If one is shorter, that one is less. */
if (chars < endp1 - begp1)
return make_number (chars + 1);
else if (chars < endp2 - begp2)
return make_number (- chars - 1);
/* Same length too => they are equal. */
return make_number (0);
}
59 and 156 lines respectively, for *completely* equivalent
functionality. So much for XEmacs being "large" and "bloated". I
won't even comment the clarity of code. Just regard the beautiful
code repetition between BUF_FETCH_BYTE and BUF_FETCH_MULTIBYTE_CHAR
cases.
And the original MULE was likely much *worse* than this.
> The bare minimum that will be necessary for any Mule-ized function
> whose value may end up being used by tools outside of XEmacs is
> going to be that it be told how its value will be used, so that it
> can choose an appropriate representation relative to which it will
> compute the value.
That's OK. Again, I definitely realize that Fmd5 must have internal
file-coding built-in.
> In the case of Fmd5, it should normally be possible to guess the
> usage from properties of the source of the text, so the variable
> could be used. On the other hand, for other functions it may rarely
> be possible; if such cases are the majority, then for consistency of
> the Mule interface we would want an argument, I think. How do you
> see it?
I don't know enough about Mule to be able to answer this
authoritatively.

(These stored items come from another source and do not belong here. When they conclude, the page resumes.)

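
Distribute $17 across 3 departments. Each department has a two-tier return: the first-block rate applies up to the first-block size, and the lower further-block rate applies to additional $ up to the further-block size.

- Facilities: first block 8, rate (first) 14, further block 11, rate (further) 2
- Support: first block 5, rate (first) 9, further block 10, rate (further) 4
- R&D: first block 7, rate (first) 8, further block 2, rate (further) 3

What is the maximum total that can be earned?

189

Rank every tier by rate: Facilities/first 14 > Support/first 9 > R&D/first 8 > Support/second 4 > R&D/second 3 > Facilities/second 2.
Fill Facilities first block (8 at 14) → 9 left.
Support first at 9: fill all 5 → 4 left.
R&D first at 8: only 4 left, fill 4.
Total = 14×8 + 9×5 + 8×4 = 189.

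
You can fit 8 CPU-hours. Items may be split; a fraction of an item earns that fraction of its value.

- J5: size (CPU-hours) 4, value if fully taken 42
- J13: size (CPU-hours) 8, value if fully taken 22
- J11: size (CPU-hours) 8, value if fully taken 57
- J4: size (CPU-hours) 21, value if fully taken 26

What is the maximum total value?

70.5

Rank by value-to-size ratio: J5 42/4≈10.5, J11 57/8≈7.12, J13 22/8≈2.75, J4 26/21≈1.24.
All 4 CPU-hours of J5 fit (value 42) → 4 remain.
Only 4 CPU-hours remain; take 4/8 of J11 for value 57×4/8 = 28.5.
Total value = 70.5.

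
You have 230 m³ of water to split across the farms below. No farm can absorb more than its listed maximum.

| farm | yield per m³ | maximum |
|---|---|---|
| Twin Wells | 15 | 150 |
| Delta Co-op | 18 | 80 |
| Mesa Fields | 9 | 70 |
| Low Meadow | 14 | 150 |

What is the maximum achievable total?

3690

Rank by yield per m³: Delta Co-op 18 > Twin Wells 15 > Low Meadow 14 > Mesa Fields 9.
Delta Co-op: +80 to 80 (cap) — 150 left.
Give Twin Wells 150 to hit its cap of 150 — 0 left.
Total = 15×150 + 18×80 = 3690.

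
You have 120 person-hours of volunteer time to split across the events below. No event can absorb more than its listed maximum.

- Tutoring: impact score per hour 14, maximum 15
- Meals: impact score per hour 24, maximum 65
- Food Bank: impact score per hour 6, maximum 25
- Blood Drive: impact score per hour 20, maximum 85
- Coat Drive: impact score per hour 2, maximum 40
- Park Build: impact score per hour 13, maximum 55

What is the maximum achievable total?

Highest impact score per hour first: Meals 24 > Blood Drive 20 > Tutoring 14 > Park Build 13 > Food Bank 6 > Coat Drive 2.
Meals: +65 to 65 (cap) → 55 left.
Blood Drive has room for 85 but only 55 remain, so it gets 55.
Total = 24×65 + 20×55 = 2660.

2660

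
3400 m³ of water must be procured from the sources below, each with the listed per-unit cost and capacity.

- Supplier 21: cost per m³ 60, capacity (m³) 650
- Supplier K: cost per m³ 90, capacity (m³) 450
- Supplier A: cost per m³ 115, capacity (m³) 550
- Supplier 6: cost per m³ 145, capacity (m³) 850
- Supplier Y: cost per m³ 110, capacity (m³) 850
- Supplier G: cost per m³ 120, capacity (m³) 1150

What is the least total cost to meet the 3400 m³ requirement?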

Offhand, I think I prefer a set of variables set by
the environment, and respected by the primitives such as `md5' and
`save-buffer'.
--
Hrvoje Niksic <hniksic(a)srce.hr> | Student at FER Zagreb, Croatia
--------------------------------+--------------------------------
* Q: What is an experienced Emacs user?
* A: A person who wishes that the terminal had pedals.